PSC spokesperson Matthew Sweeney said the commission “has unique obligations and could have different interests and duties relating to transparency than former Commissioner Huebsch would have in his capacity as a private citizen,” which could have created a conflict of interest for PSC attorneys.
Huebsch, a former state legislator who served in Gov. Scott Walker’s cabinet before joining the PSC in 2015, says the messages were purely personal exchanges with old friends and that he never discussed PSC business outside of official proceedings.
Regardless of the results of the litigation the governmental unit, if it does not provide legal counsel to the defendant officer or employee, shall pay reasonable attorney fees and costs of defending the action, unless it is found by the court or jury that the defendant officer or employee did not act within the scope of employment.
The public service commission is authorized by s. 196.85, Stats., to charge any public utility, power district, or sewerage system the expenses attributable to the performance of the commission's duties.
Huebsch makes a giant leap in logic to presume that these costs wrongly paid by the PSC and wrongly charged to the utilities would be passed through to electric ratepayers in their electric bills.
Through his attorney, Huebsch blamed the plaintiffs for running up the tab on utility customers who will ultimately absorb the costs of defending the PSC’s decisions.
And who has jurisdiction over transmission rates?
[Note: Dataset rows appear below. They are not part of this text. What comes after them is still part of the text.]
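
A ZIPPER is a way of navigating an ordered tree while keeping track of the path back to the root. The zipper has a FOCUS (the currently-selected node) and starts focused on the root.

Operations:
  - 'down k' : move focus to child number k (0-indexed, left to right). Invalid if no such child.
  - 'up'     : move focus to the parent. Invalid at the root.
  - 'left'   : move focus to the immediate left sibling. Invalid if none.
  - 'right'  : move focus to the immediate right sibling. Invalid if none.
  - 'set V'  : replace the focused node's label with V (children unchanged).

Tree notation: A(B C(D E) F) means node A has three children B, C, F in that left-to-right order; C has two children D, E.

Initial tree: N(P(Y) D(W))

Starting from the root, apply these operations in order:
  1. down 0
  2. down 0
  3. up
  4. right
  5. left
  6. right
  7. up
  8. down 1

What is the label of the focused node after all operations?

Step 1 (down 0): focus=P path=0 depth=1 children=['Y'] left=[] right=['D'] parent=N
Step 2 (down 0): focus=Y path=0/0 depth=2 children=[] left=[] right=[] parent=P
Step 3 (up): focus=P path=0 depth=1 children=['Y'] left=[] right=['D'] parent=N
Step 4 (right): focus=D path=1 depth=1 children=['W'] left=['P'] right=[] parent=N
Step 5 (left): focus=P path=0 depth=1 children=['Y'] left=[] right=['D'] parent=N
Step 6 (right): focus=D path=1 depth=1 children=['W'] left=['P'] right=[] parent=N
Step 7 (up): focus=N path=root depth=0 children=['P', 'D'] (at root)
Step 8 (down 1): focus=D path=1 depth=1 children=['W'] left=['P'] right=[] parent=N

Answer: D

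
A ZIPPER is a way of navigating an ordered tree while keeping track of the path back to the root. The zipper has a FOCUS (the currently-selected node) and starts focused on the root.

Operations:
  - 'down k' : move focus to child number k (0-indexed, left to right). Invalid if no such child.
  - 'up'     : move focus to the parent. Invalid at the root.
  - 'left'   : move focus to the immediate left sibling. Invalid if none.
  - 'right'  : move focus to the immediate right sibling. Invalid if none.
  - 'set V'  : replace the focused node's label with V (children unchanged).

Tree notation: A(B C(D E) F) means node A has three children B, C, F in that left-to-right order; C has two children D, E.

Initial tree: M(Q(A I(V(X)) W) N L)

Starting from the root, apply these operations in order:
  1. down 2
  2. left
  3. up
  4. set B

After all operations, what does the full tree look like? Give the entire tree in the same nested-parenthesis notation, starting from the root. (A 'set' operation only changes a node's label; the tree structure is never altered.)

Step 1 (down 2): focus=L path=2 depth=1 children=[] left=['Q', 'N'] right=[] parent=M
Step 2 (left): focus=N path=1 depth=1 children=[] left=['Q'] right=['L'] parent=M
Step 3 (up): focus=M path=root depth=0 children=['Q', 'N', 'L'] (at root)
Step 4 (set B): focus=B path=root depth=0 children=['Q', 'N', 'L'] (at root)

Answer: B(Q(A I(V(X)) W) N L)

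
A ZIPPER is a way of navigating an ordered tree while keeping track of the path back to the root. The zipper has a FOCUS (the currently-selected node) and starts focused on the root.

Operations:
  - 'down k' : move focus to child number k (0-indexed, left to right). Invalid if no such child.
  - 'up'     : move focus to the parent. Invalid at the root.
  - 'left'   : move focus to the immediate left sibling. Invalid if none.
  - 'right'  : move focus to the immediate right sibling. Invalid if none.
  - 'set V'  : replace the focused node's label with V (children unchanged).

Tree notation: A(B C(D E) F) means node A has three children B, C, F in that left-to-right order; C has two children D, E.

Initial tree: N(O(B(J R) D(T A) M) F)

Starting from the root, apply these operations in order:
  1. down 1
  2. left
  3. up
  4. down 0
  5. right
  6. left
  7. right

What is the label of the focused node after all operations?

Step 1 (down 1): focus=F path=1 depth=1 children=[] left=['O'] right=[] parent=N
Step 2 (left): focus=O path=0 depth=1 children=['B', 'D', 'M'] left=[] right=['F'] parent=N
Step 3 (up): focus=N path=root depth=0 children=['O', 'F'] (at root)
Step 4 (down 0): focus=O path=0 depth=1 children=['B', 'D', 'M'] left=[] right=['F'] parent=N
Step 5 (right): focus=F path=1 depth=1 children=[] left=['O'] right=[] parent=N
Step 6 (left): focus=O path=0 depth=1 children=['B', 'D', 'M'] left=[] right=['F'] parent=N
Step 7 (right): focus=F path=1 depth=1 children=[] left=['O'] right=[] parent=N

Answer: F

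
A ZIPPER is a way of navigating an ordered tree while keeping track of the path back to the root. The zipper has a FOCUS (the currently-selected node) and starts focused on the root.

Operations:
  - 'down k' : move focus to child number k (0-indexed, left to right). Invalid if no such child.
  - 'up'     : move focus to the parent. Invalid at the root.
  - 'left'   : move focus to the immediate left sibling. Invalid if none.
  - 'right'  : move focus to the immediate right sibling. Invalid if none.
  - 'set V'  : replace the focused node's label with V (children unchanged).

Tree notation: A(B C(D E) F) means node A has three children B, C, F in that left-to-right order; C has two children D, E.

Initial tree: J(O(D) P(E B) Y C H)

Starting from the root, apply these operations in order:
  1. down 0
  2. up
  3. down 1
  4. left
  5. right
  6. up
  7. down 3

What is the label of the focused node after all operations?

Step 1 (down 0): focus=O path=0 depth=1 children=['D'] left=[] right=['P', 'Y', 'C', 'H'] parent=J
Step 2 (up): focus=J path=root depth=0 children=['O', 'P', 'Y', 'C', 'H'] (at root)
Step 3 (down 1): focus=P path=1 depth=1 children=['E', 'B'] left=['O'] right=['Y', 'C', 'H'] parent=J
Step 4 (left): focus=O path=0 depth=1 children=['D'] left=[] right=['P', 'Y', 'C', 'H'] parent=J
Step 5 (right): focus=P path=1 depth=1 children=['E', 'B'] left=['O'] right=['Y', 'C', 'H'] parent=J
Step 6 (up): focus=J path=root depth=0 children=['O', 'P', 'Y', 'C', 'H'] (at root)
Step 7 (down 3): focus=C path=3 depth=1 children=[] left=['O', 'P', 'Y'] right=['H'] parent=J

Answer: C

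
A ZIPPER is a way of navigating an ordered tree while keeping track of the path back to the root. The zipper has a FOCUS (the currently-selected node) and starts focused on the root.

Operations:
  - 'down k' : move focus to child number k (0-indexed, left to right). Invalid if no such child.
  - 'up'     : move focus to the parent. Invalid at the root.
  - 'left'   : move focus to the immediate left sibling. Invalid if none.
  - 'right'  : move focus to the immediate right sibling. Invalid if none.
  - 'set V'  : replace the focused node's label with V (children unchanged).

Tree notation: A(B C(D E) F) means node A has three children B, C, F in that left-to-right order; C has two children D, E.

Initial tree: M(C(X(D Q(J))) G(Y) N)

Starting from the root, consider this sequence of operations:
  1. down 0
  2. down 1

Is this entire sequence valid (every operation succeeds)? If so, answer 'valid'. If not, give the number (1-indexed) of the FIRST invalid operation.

Step 1 (down 0): focus=C path=0 depth=1 children=['X'] left=[] right=['G', 'N'] parent=M
Step 2 (down 1): INVALID

Answer: 2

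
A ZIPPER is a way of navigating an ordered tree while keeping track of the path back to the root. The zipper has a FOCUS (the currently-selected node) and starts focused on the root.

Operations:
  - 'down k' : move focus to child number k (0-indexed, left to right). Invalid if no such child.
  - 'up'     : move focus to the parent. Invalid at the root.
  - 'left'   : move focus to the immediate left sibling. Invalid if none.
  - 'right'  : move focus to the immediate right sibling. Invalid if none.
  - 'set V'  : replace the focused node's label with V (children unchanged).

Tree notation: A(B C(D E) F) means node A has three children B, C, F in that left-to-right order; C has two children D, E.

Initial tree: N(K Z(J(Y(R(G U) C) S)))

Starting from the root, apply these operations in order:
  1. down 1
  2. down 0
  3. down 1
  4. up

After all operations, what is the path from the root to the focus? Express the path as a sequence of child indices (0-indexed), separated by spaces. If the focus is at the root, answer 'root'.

Step 1 (down 1): focus=Z path=1 depth=1 children=['J'] left=['K'] right=[] parent=N
Step 2 (down 0): focus=J path=1/0 depth=2 children=['Y', 'S'] left=[] right=[] parent=Z
Step 3 (down 1): focus=S path=1/0/1 depth=3 children=[] left=['Y'] right=[] parent=J
Step 4 (up): focus=J path=1/0 depth=2 children=['Y', 'S'] left=[] right=[] parent=Z

Answer: 1 0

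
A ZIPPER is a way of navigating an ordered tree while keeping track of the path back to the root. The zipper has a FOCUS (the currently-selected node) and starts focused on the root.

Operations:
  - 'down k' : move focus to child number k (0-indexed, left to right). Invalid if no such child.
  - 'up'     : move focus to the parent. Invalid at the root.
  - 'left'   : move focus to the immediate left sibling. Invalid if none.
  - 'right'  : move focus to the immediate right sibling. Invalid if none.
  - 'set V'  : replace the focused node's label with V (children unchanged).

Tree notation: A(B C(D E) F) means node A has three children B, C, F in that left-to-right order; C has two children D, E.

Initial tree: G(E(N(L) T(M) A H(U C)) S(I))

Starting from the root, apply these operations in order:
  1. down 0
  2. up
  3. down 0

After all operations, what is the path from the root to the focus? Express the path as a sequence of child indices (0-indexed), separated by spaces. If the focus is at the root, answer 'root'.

Answer: 0

Derivation:
Step 1 (down 0): focus=E path=0 depth=1 children=['N', 'T', 'A', 'H'] left=[] right=['S'] parent=G
Step 2 (up): focus=G path=root depth=0 children=['E', 'S'] (at root)
Step 3 (down 0): focus=E path=0 depth=1 children=['N', 'T', 'A', 'H'] left=[] right=['S'] parent=G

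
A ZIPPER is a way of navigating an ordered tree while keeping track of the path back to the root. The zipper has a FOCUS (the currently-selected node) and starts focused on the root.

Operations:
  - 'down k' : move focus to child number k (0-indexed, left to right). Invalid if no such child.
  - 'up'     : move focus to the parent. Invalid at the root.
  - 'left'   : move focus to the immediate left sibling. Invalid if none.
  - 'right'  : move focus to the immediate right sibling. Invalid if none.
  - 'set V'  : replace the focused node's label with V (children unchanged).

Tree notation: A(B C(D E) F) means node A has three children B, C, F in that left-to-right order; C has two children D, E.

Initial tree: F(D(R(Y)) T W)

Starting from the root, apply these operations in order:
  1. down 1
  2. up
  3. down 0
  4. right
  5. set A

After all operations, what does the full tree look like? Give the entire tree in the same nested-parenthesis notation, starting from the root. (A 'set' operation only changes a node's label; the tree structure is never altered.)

Step 1 (down 1): focus=T path=1 depth=1 children=[] left=['D'] right=['W'] parent=F
Step 2 (up): focus=F path=root depth=0 children=['D', 'T', 'W'] (at root)
Step 3 (down 0): focus=D path=0 depth=1 children=['R'] left=[] right=['T', 'W'] parent=F
Step 4 (right): focus=T path=1 depth=1 children=[] left=['D'] right=['W'] parent=F
Step 5 (set A): focus=A path=1 depth=1 children=[] left=['D'] right=['W'] parent=F

Answer: F(D(R(Y)) A W)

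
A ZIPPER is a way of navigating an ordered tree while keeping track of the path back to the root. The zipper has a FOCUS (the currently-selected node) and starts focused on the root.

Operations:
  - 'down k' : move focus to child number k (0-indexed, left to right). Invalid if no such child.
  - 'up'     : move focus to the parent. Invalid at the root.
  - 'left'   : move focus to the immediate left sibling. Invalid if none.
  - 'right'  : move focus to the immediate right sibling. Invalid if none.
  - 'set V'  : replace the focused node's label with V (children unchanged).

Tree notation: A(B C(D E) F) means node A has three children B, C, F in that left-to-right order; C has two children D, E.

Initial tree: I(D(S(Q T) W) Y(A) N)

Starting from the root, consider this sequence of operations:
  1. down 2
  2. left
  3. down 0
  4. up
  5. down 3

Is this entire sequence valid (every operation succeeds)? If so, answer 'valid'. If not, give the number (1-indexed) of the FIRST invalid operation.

Step 1 (down 2): focus=N path=2 depth=1 children=[] left=['D', 'Y'] right=[] parent=I
Step 2 (left): focus=Y path=1 depth=1 children=['A'] left=['D'] right=['N'] parent=I
Step 3 (down 0): focus=A path=1/0 depth=2 children=[] left=[] right=[] parent=Y
Step 4 (up): focus=Y path=1 depth=1 children=['A'] left=['D'] right=['N'] parent=I
Step 5 (down 3): INVALID

Answer: 5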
It's not the Wisconsin PSC, it's the Federal Energy Regulatory Commission. Wisconsin has no authority to determine that these legal fees should be a ratepayer responsibility. Indeed, the case could be made that Huebsch's legal expenses to defend his personal actions while serving as PSC Commissioner do not belong in an account that is passed through to ratepayers through the utilities' formula rates. FERC administrates an accounting classification system known as the Uniform System of Accounts, which sorts utility expenditures into categories, or accounts, based on their nature and purpose. Where does Huebsch think his legal expenses belong under the USoA? Do they belong under Regulatory Commission Expenses (Account 928) or do they more properly belong in the 426 account series as a non-operating expense? An argument could be made that they are a non-operating expense. Do the utilities involved bear any responsibility for communicating with Huebsch in a secretive manner while he was considering their permit application? If the messages were not entirely personal, then they could be seen as "for the purpose of influencing the decisions of public officials", which belongs in Account 426.4. If the messages cannot be produced for judicial review, how could anyone ever know what they said? The utility could never PROVE that the messages were harmless, routine operating expenses that should be recovered from ratepayers, and the utilities have the burden of proof. They won't have enough proof to recover these expenses from electric ratepayers.
Unbelievably, Huebsch whines that nobody should be allowed to question whether his decision was biased because it's just too expensive for ratepayers.
“The best outcome for ratepayers in Wisconsin and across the country would be for this unfounded ‘bias’ claim to be dismissed as soon as possible,” Huebsch said. “Every dime they have had to pay until now — including for the co-owners’ numerous law firms and PSC legal staff — is because of the plaintiffs and their choices.”
Huebsch said if the Supreme Court doesn’t throw out the bias claim, ratepayers will end up paying to litigate an “untold number of copycat ‘bias’ lawsuits.”
The idea that anyone affected by regulatory decisions should be prohibited from challenging those decisions in court is a non-starter, no matter who is paying.
If Huebsch was really worried about electric rates, perhaps he should have considered the cost of the project itself? It's out of his hands now, of course, but the utilities behind it continue to spend money knowing that they can apply at FERC to collect their sunk investment, plus generous double digit return, even if the project is never built (which looks like a real possibility lately).
Is this really about the ratepayers? Or is that just an excuse to shift attention away from Huebsch's personal choices?